LG und OLG haben die Klage abgewiesen. Die Revision der Kl. führte zur Aufhebung und Zurückverweisung der Sache an das BerGer.

Entscheidungsgründe


Auszüge aus den Gründen:

I. Das BerGer. meint, der Klageanspruch sei mit Ablauf des 20. 3. 1989 verjährt.

Die dreijährige Verjährungsfrist des § 51 BRAO habe mit Verkündung des erstinstanzlichen Urteils am 20. 3. 1986 begonnen. An diesem Tage sei ein - unterstellter - Schadensersatzanspruch entstanden. Von nun an habe er geltend gemacht und notfalls im Wege der Klage - auch der Feststellungsklage - durchgesetzt werden können. Daß der Schaden durch eine Rechtsmitteleinlegung nachträglich habe begrenzt werden oder ganz fortfallen können, stehe der Feststellungsklage nicht entgegen; Dauerhaftigkeit eines zunächst eingetretenen Schadens sei nicht Voraussetzung für deren Zulässigkeit. Der Schaden sei auch nicht erst mit Zustellung des erstinstanzlichen Urteils oder mit seiner Rechtskraft eingetreten. Entstanden sei der Schaden, sobald sich die Vermögenslage im Vergleich zum früheren Vermögensstand verschlechtert habe. Dies sei schon mit der Verkündung des Urteils geschehen, denn dessen Existenz sei bereits als Passivposten bei der Vermögensbewertung zu berücksichtigen gewesen. Jedenfalls sei in diesem Zeitpunkt eine Vermögensgefährdung eingetreten, die für den Verjährungsbeginn dem Vermögensschaden gleichstehe, ohne daß es darauf ankomme, von welchem Zeitpunkt an konkret eine Vollstreckung aus dem Urteil gedroht habe. Auf die Rechtskraft könne für die Schadensentstehung nicht abgestellt werden, denn diese besage nur etwas über die Endgültigkeit des eingetreten Schadens, auf die es jedoch nicht ankomme.

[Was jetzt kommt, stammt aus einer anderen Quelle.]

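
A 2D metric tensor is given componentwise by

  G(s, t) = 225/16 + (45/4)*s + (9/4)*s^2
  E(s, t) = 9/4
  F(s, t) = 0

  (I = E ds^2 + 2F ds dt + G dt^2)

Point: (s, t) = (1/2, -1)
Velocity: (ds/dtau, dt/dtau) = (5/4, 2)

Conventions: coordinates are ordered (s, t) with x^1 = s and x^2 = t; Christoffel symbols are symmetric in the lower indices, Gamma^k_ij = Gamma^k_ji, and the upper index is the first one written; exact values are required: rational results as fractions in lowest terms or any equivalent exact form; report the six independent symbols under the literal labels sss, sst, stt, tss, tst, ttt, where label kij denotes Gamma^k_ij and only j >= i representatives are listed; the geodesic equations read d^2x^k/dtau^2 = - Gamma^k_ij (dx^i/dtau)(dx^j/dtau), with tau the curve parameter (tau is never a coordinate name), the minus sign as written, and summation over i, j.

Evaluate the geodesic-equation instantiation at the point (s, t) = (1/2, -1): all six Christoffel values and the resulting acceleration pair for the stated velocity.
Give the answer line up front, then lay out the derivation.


Answer: Gamma_sss = 0, Gamma_sst = 0, Gamma_stt = -3, Gamma_tss = 0, Gamma_tst = 1/3, Gamma_ttt = 0; accelerations (d^2s/dtau^2, d^2t/dtau^2) = (12, -5/3)

E = 9/4, F = 0, G = 81/4 at the point
E_s = 0, E_t = 0, F_s = 0, F_t = 0, G_s = 27/2, G_t = 0
EG - F^2 = 729/16;  g^inv = (16/729) * [[81/4, 0], [0, 9/4]]
first-kind symbols [ij,l] = (1/2)(d_i g_jl + d_j g_il - d_l g_ij): [ss,s] = E_s/2 = 0, [ss,t] = F_s - E_t/2 = 0, [st,s] = E_t/2 = 0, [st,t] = G_s/2 = 27/4, [tt,s] = F_t - G_s/2 = -27/4, [tt,t] = G_t/2 = 0
Gamma^s_ij = (G*[ij,s] - F*[ij,t])/(EG - F^2), Gamma^t_ij = (E*[ij,t] - F*[ij,s])/(EG - F^2)
Gamma_sss = 0, Gamma_sst = 0, Gamma_stt = -3, Gamma_tss = 0, Gamma_tst = 1/3, Gamma_ttt = 0
d^2s/dtau^2 = -(Gamma_sss*(5/4)^2 + 2*Gamma_sst*(5/4)*(2) + Gamma_stt*(2)^2) = 12
d^2t/dtau^2 = -(Gamma_tss*(5/4)^2 + 2*Gamma_tst*(5/4)*(2) + Gamma_ttt*(2)^2) = -5/3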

II. Den Erwägungen des BerGer. zum Schadenseintritt vermag der Senat im Streitfall, in dem es um einen Anwaltsfehler im Rahmen eines Prozeßmandates geht, nicht beizupflichten.

Nach § 51 Fall1 BRAO verjährt der vertragliche Schadensersatzanspruch des Mandanten gegen den Rechtsanwalt in drei Jahren von dem Zeitpunkt an, in dem der Anspruch entstanden ist. Ein Schadensersatzanspruch ist im Hinblick auf die allgemeine Regel in § 198 S. 1 BGB entstanden, wenn der Rechtsanwalt die pflichtwidrige schadenstiftende Handlung begangen und einen Schaden herbeigeführt hat. Ein Schaden ist eingetreten, wenn die Vermögenslage des Auftraggebers infolge der Handlung im Vergleich mit dem früheren Vermögensstand schlechter geworden ist (BGHZ 100, 228 (231) = NJW 1987, 1887 = LM § 198 BGB Nr. 18; BGH, LM § 256 ZPO Nr. 161 = WM 1990, 695 (699); BGH, NJW-RR 1990, 459 = LM § 51 BRAO Nr. 15 = WM 1990, 815 (816)). Dabei muß nicht feststehen, ob ein Schaden bestehenbleibt und damit endgültig wird (BGHZ 114, 150 (153) = NJW 1991, 2828 = LM H. 2/1992 SteuerberatG Nr. 41)). Ferner ist unerheblich, ob der Schaden sogleich in vollem Umfang eingetreten ist. Der aus einem bestimmten Ereignis erwachsene Schaden ist vielmehr als ein einheitliches Ganzes aufzufassen, und für den Ersatz dieses Schadens gilt eine einheitliche Verjährungsfrist, soweit schon beim Auftreten des ersten Schadens bei verständiger Würdigung mit weiteren Schäden gerechnet werden kann (vgl. BGHZ 50, 21 (24) = NJW 1968, 1324 = LM § 479 BGB Nr. 4; BGH, NJW 1979, 264 = LM § 209 BGB Nr. 38; BGHZ 100, 228 (231 f.) = NJW 1987, 1887 = LM § 198 BGB Nr. 18; BGHZ 114, 150 (153) = NJW 1991, 2828 = LM H. 2/1992 SteuerberatG Nr. 41). Ob und wann der Kl. von dem Schaden erfahren hat, ist unerheblich (RGZ 153, 101 (107); BGHZ 94, 380 (385) = NJW 1985, 2250 = LM § 51 BRAO Nr. 8; BGHZ 114, 150 (153) = NJW 1991, 2828 = LM H. 2/1992 SteuerberatG Nr. 41; Eckert, NJW 1989, 2081; Vollkommer, AnwaltshaftungsR, Rdnr. 457). Am Eintritt des Schadens und damit an der Entstehung eines Schadensersatzanspruches als Voraussetzung des Verjährungsbeginns fehlt es hingegen, wenn offen ist, ob ein pflichtwidriges Verhalten zu einem Schaden führt. Dann handelt es sich nicht um einen gegenwärtigen, sondern allenfalls um einen künftigen Schaden, der - weil noch nicht eingetreten - für den Beginn der Verjährung nicht erheblich ist (vgl. BGHZ 100, 228 (232) = NJW 1987, 1887 = LM § 198 BGB Nr. 18).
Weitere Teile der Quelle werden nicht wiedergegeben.